Электричка остановилась, вошли какие-то люди, и Саша почуял запах сладких, с повидлом, пирожков; он их обожал, эти уличные пирожки за пять копеек. Есть захотелось безумно. Саша открыл глаза. Обернулся, увидел жующего пирожок военного без фуражки. Фуражка лежала возле него на сиденье. Военный ел осторожно, держа пирожок над полом, чтобы, если что, повидло упало на пол, не запачкав брюк и башмаков. Руки у него были изящные, музыкальные, как будто и знать не знали никогда тяжелой воинской работы.
Одним быстрым взглядом все это захватив, Саша отвернулся. И вновь парень встретил его взгляд.
— Вкусно ест. Даже завидно. Хотя не люблю я ведь сладкого.
Саша не ответил. Раскрыл свой рюкзак, распутал стягивающую его веревку, растянул, вынул хлеб в газете, складной нож. Отрезал нетолстый ломоть, протянул парню.
— О, — сказал парень, — спасибо, брат.
И не начал есть, пока Саша и себе не отрезал такой же ломоть.
Умяли хлеб.
— Больше у тебя ничего нет в рюкзачке интересного? Он у тебя пузатый.
— Нет.
— А я там фляжку углядел. У тебя там что, во фляжке? В них, бывает, спирт таскают.
— Вода.
— Жалко. Такая фляжка… обещающая.
Дорога всех укачивает, как младенцев. С голода, хоть и от малой еды, и без спиртного ведет. Парень осоловел, глаза смежил, голова его опустилась. Уснул. И женщина руки с вязаньем опустила. Задремала. Саша к окну приткнулся. И во сне рот приоткрыл.
Проснулся он, когда уже вечер настал. Зажглись в вагоне огни, осветили все желтым, призрачным светом. Парень похрапывал, привалившись спящей женщине на плечо.

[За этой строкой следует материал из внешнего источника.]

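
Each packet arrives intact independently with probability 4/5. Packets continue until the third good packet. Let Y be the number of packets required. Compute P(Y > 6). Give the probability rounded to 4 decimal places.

0.0170

Needing more than 6 packets ⇔ fewer than 3 successes in the first 6. With X ~ Binomial(6, 0.80), P(Y > 6) = P(X ≤ 2).
  k=0: C(6,0)·0.80^0·0.20^6 = 0.000064
  k=1: C(6,1)·0.80^1·0.20^5 = 0.001536
  k=2: C(6,2)·0.80^2·0.20^4 = 0.015360
P(X ≤ 2) = 0.016960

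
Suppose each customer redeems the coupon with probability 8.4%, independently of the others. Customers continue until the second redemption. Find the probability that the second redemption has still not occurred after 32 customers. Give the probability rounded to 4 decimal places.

0.2374

Needing more than 32 customers ⇔ fewer than 2 successes in the first 32. With X ~ Binomial(32, 0.084), P(Y > 32) = P(X ≤ 1).
  k=0: C(32,0)·0.084^0·0.916^32 = 0.060347
  k=1: C(32,1)·0.084^1·0.916^31 = 0.177088
P(X ≤ 1) = 0.237435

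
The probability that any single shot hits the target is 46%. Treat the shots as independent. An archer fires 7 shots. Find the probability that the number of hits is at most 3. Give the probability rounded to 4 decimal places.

0.5869

X ~ Binomial(7, 0.46); P(X ≤ 3) = Σ C(7,k) p^k (1−p)^(7−k) over k:
  k=0: C(7,0)·0.46^0·0.54^7 = 0.013389
  k=1: C(7,1)·0.46^1·0.54^6 = 0.079840
  k=2: C(7,2)·0.46^2·0.54^5 = 0.204035
  k=3: C(7,3)·0.46^3·0.54^4 = 0.289679
Total = 0.586942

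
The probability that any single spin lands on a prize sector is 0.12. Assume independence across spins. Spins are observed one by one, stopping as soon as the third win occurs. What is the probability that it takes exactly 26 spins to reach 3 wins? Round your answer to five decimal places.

0.02740

Y = trial on which the third success occurs; negative binomial, r=3, p=0.12.
P(Y=26) = C(25,2) · p^3 · (1−p)^23
= 300 · 0.001728 · 0.052857 = 0.0274010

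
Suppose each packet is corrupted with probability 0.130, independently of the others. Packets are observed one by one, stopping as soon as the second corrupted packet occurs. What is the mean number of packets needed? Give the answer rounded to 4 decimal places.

15.3846

Y = total packets until the second success; negative binomial with r=2, p=0.13.
E[Y] = r / p = 2 / 0.13 = 15.384615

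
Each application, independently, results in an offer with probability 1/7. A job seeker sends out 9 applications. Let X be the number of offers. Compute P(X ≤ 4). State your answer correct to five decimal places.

0.99547

X ~ Binomial(9, 0.142857); P(X ≤ 4) = Σ C(9,k) p^k (1−p)^(9−k) over k:
  k=0: C(9,0)·0.142857^0·0.857143^9 = 0.2497347
  k=1: C(9,1)·0.142857^1·0.857143^8 = 0.3746021
  k=2: C(9,2)·0.142857^2·0.857143^7 = 0.2497347
  k=3: C(9,3)·0.142857^3·0.857143^6 = 0.0971191
  k=4: C(9,4)·0.142857^4·0.857143^5 = 0.0242798
Total = 0.9954703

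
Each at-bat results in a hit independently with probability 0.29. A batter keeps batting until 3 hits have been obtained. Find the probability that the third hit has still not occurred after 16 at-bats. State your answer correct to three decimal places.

Needing more than 16 at-bats ⇔ fewer than 3 successes in the first 16. With X ~ Binomial(16, 0.29), P(Y > 16) = P(X ≤ 2).
  k=0: C(16,0)·0.29^0·0.71^16 = 0.00417
  k=1: C(16,1)·0.29^1·0.71^15 = 0.02725
  k=2: C(16,2)·0.29^2·0.71^14 = 0.08348
P(X ≤ 2) = 0.11490

0.115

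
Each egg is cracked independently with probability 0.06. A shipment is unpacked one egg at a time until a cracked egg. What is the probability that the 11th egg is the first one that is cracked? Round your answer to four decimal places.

Geometric (trials to first success), p = 0.06.
P(Y = 11) = (1−p)^10 · p = 0.53862 · 0.06 = 0.032317

0.0323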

Поезд гнал. Саша потянулся сладко и тут увидел, что рюкзака нет. Он вскочил и даже заглянул под сиденье, не завалился ли.
Он стоял, маленький, потерянный, в куда-то спешащем вагоне, почти пустом. Сжал кулаки и беззвучно заплакал.
Вагон мотнуло. Парень проснулся и увидел, что Саша плачет.
Решили в конце концов всем миром, что рюкзак упер красивый военный. Кто-то слышал о таких грабителях в военной форме.
— Очень удобно, — объяснили. — Военный внушает доверие. Это раз. Не запоминается. В смысле, люди больше запоминают форму, чем лицо. Это два.
Саша вспомнил музыкальные руки военного, держащие сладкий пирожок, и заплакал еще горше. Он не рассказал, что было у него в рюкзаке, и от всякой помощи отказался. На ближайшей платформе сошел. Домой он вернулся поздно ночью, уже успели вызвать милицию.
Путешествием для него оказались спички, нож, фонарик, соль, сухари, кулек слипшихся леденцов, катушка черных ниток, громкий железный пистолет… Во всяком случае, с утратой этого имущества и путешествие утратило для него всякий смысл.